Le dimanche 12 juin, le Mouvement Vert, opposition officielle et dernier joker du régime devait célébrer son deuxième anniversaire. Il n’y avait personne dans les rues, pas même les derniers collaborateurs du régime. Le régime n’a même pas pu diffuser de vidéos bidonnées pour promouvoir cette opposition bidon et inefficace. Les Etats occidentaux comme la France ou la Grande-Bretagne, qui ont d’importants contrats avec les mollahs et sont de fait hostiles à un changement de régime, tentent d’aider les mollahs avec des dépêches falsifiées évoquant des manifestations et même des arrestations !



Selon l’AFP et RFI (directement financée par le Quai d’Orsay), « des milliers de bassidjis circulant par groupe de 20 ou 30 en moto, munis de matraques, soutenues par d’autres agents en civil, les forces de sécurité ont réussi à disperser les manifestants partisans de l’opposition (ie le Mouvement Vert) ». Les deux médias français vont même plus loin dans la propagande en gommant le caractère islamiste et pro-régime de cette formation politique tout comme par le passé elles ont censuré les propos ultra-islamistes de Moussavi, Premier ministre du régime quand ce dernier organisait des attentats à Paris pour forcer la France à lui vendre des armes ou rembourser le prêt Eurodif ! Les intérêts pétroliers de la France passent au-dessus de son honneur.

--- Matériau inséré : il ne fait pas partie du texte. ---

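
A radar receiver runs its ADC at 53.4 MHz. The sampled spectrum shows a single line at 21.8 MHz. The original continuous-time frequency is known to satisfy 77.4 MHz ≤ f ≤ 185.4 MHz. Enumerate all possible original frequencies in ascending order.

Frequencies that alias to 21.8 MHz are k·fs ± 21.8 MHz for integer k ≥ 0.
k=0: 21.8 MHz.
k=1: 31.6 MHz, 75.2 MHz.
k=2: 85 MHz, 128.6 MHz.
k=3: 138.4 MHz, 182 MHz.
k=4: 191.8 MHz, 235.4 MHz.
Within [77.4 MHz, 185.4 MHz]: 85 MHz, 128.6 MHz, 138.4 MHz, 182 MHz.

85 MHz, 128.6 MHz, 138.4 MHz, 182 MHz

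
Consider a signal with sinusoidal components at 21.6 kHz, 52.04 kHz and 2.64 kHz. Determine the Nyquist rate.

Highest-frequency component: 52.04 kHz.
Nyquist rate = 2 × 52.04 kHz = 104.08 kHz.

104.08 kHz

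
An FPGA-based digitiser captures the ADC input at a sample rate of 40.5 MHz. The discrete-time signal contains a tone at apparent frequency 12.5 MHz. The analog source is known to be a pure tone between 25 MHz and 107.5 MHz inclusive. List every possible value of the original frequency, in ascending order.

Frequencies that alias to 12.5 MHz are k·fs ± 12.5 MHz for integer k ≥ 0.
k=0: 12.5 MHz.
k=1: 28 MHz, 53 MHz.
k=2: 68.5 MHz, 93.5 MHz.
k=3: 109 MHz, 134 MHz.
Within [25 MHz, 107.5 MHz]: 28 MHz, 53 MHz, 68.5 MHz, 93.5 MHz.

28 MHz, 53 MHz, 68.5 MHz, 93.5 MHz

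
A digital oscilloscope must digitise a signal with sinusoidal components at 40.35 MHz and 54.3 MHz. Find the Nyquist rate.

108.6 MHz

Highest-frequency component: 54.3 MHz.
Nyquist rate = 2 × 54.3 MHz = 108.6 MHz.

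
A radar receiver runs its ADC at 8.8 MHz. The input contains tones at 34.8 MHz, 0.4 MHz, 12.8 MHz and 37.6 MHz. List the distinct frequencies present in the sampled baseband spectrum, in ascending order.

0.4 MHz, 2.4 MHz, 4 MHz

fs/2 = 4.4 MHz.
34.8 MHz mod fs = 8.4 MHz.
8.4 MHz > fs/2 = 4.4 MHz, folds to fs − 8.4 MHz = 0.4 MHz.
0.4 MHz ≤ fs/2 = 4.4 MHz, passes unchanged.
12.8 MHz mod fs = 4 MHz.
4 MHz ≤ fs/2 = 4.4 MHz, appears at 4 MHz.
37.6 MHz mod fs = 2.4 MHz.
2.4 MHz ≤ fs/2 = 4.4 MHz, appears at 2.4 MHz.
Distinct values: {0.4 MHz, 2.4 MHz, 4 MHz}.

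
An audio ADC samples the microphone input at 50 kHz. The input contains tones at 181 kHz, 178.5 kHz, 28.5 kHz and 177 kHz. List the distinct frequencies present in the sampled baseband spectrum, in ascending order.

fs/2 = 25 kHz.
181 kHz mod fs = 31 kHz.
31 kHz > fs/2 = 25 kHz, folds to fs − 31 kHz = 19 kHz.
178.5 kHz mod fs = 28.5 kHz.
28.5 kHz > fs/2 = 25 kHz, folds to fs − 28.5 kHz = 21.5 kHz.
28.5 kHz > fs/2 = 25 kHz, folds to fs − 28.5 kHz = 21.5 kHz.
177 kHz mod fs = 27 kHz.
27 kHz > fs/2 = 25 kHz, folds to fs − 27 kHz = 23 kHz.
Distinct values: {19 kHz, 21.5 kHz, 23 kHz}.

19 kHz, 21.5 kHz, 23 kHz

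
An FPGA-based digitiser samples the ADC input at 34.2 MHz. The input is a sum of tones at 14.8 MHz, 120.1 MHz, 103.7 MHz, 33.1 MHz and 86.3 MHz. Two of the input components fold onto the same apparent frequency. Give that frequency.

fs/2 = 17.1 MHz.
14.8 MHz ≤ fs/2 = 17.1 MHz, passes unchanged.
120.1 MHz mod fs = 17.5 MHz.
17.5 MHz > fs/2 = 17.1 MHz, folds to fs − 17.5 MHz = 16.7 MHz.
103.7 MHz mod fs = 1.1 MHz.
1.1 MHz ≤ fs/2 = 17.1 MHz, appears at 1.1 MHz.
33.1 MHz > fs/2 = 17.1 MHz, folds to fs − 33.1 MHz = 1.1 MHz.
86.3 MHz mod fs = 17.9 MHz.
17.9 MHz > fs/2 = 17.1 MHz, folds to fs − 17.9 MHz = 16.3 MHz.
33.1 MHz and 103.7 MHz both map to 1.1 MHz.

1.1 MHz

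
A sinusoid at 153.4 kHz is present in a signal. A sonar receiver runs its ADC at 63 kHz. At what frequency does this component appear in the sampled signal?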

Mais si la France s’en fiche, les Iraniens se sont d’emblée montrés méfiants vis-à-vis de ce personnage très islamiste et très anti-occidental qui fut à l’origine de grands projets terrifiants comme l’enlèvement d’enfants pour les enrôler de force dans la guerre Iran-Irak, la création de cellules de délation dans les entreprises et les universités ou encore le massacre des prisonniers politiques qui attendaient leur relaxe après la fin de leur peine. De plus, il siégeait au Conseil de Discernement de l’intérêt du Régime (CDIR), organe qui décide tout dans tous les domaines en Iran, il avait été pointé du doigt pour des emplois fictifs hautement rémunérés et enfin il venait de présenter un programme en tout point identique à celui d’Ahmadinejad : pro-hezbollah, pro-nucléaire, anti-dialogue… Karroubi, l’autre chef du Mouvement Vert, avait aussi un passé lourd et siégeait au Conseil de Discernement comme le quatrième candidat de la série, Mohsen Rezayi (ex-chauffeur de Khomeiny nommé à la tête des forces armées). Il n’y avait aucun candidat intéressant. C’est pourquoi, contrairement à ce qui est prétendu, presque personne n’a participé aux élections en juin 2009.

Ces élections, comme les précédentes, ont été un échec en termes de participations. C’est pourquoi les Iraniens ont été surpris quand quelques milliers de manifestants ont défilé à Téhéran (et seulement dans cette ville) pour parler d’une fraude. Les Iraniens ne comprenaient pas que l’on puisse regretter Moussavi.

Mais le fait que le régime autorise ces manifestations et les montre dans ses médias les a convaincus qu’il était derrière cette révolution de couleur en faveur de l’un des siens. Les Iraniens ont compris qu’ils étaient manipulés : ils n’ont pas donné suite aux demandes de soutien des manifestants pro-Moussavi qui arboraient en plus la couleur verte de l’islam.

En fait, le régime entendait faire plébisciter un islamiste anti-occidental pour donner une légitimité démocratique absolue au système islamiste en place ainsi qu’à l’ensemble de ses programmes politiques pour rendre les sanctions anti-démocratiques et contraindre les Américains à cesser leurs pressions. Le régime n’a donc vraiment pas aimé le boycott des Iraniens. Il a alors changé de scénario : il a mis en scène des bastonnades pour apitoyer le peuple et le faire bouger.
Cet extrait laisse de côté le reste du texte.